Fear: Trump in the White House was published by Simon & Schuster in September 2018 and became an immediate bestseller, selling over a million copies in its first week. The title comes from a remark Trump made to Woodward during the 2016 campaign: “Real power is — I don’t even want to use the word — fear.”
Woodward applies his established method — deep background interviews, narrative reconstruction, granular detail — to the Trump White House, and the result is a portrait of administrative dysfunction without precedent in the modern presidency. Senior aides, including Gary Cohn (Director of the National Economic Council) and Rob Porter (Staff Secretary), describe removing documents from the Resolute Desk to prevent Trump from signing orders that they believed would damage national security or the economy. The characterization suggests a presidency in which the staff’s primary function is not to implement the president’s agenda but to prevent him from acting on his impulses.
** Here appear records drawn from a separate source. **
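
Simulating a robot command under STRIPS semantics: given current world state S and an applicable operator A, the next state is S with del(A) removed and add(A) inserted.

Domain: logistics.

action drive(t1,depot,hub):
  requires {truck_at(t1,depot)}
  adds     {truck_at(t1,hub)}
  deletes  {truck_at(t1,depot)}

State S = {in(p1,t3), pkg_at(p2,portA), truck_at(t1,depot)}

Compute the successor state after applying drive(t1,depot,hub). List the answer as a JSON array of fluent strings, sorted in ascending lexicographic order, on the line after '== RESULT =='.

Compute (S \ del) ∪ add:
  pre ⊆ S: {truck_at(t1,depot)} ⊆ S  — applicable
  S \ del = {in(p1,t3), pkg_at(p2,portA)}
  ∪ add   = {in(p1,t3), pkg_at(p2,portA), truck_at(t1,hub)}

== RESULT ==
["in(p1,t3)", "pkg_at(p2,portA)", "truck_at(t1,hub)"]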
The book is structured around a series of decision points — the response to Charlottesville, the approach to North Korea, trade policy with China, the border wall — and in each case, Woodward presents the internal debate among advisors and the president’s interventions, which are portrayed as impulsive, uninformed, and frequently reversed. The portrait is not flattering, and Trump’s response — that Woodward was a “liar” writing “fiction” — became a familiar pattern for the subsequent books.
Collecting Fear
First edition (Simon & Schuster, New York, 2018): Cloth binding, dust jacket.
Market values:
- First edition, fine/fine: $15–$35
- Very good: $8–$15
- Signed: $50–$150
The enormous first printing makes unsigned copies common and inexpensive.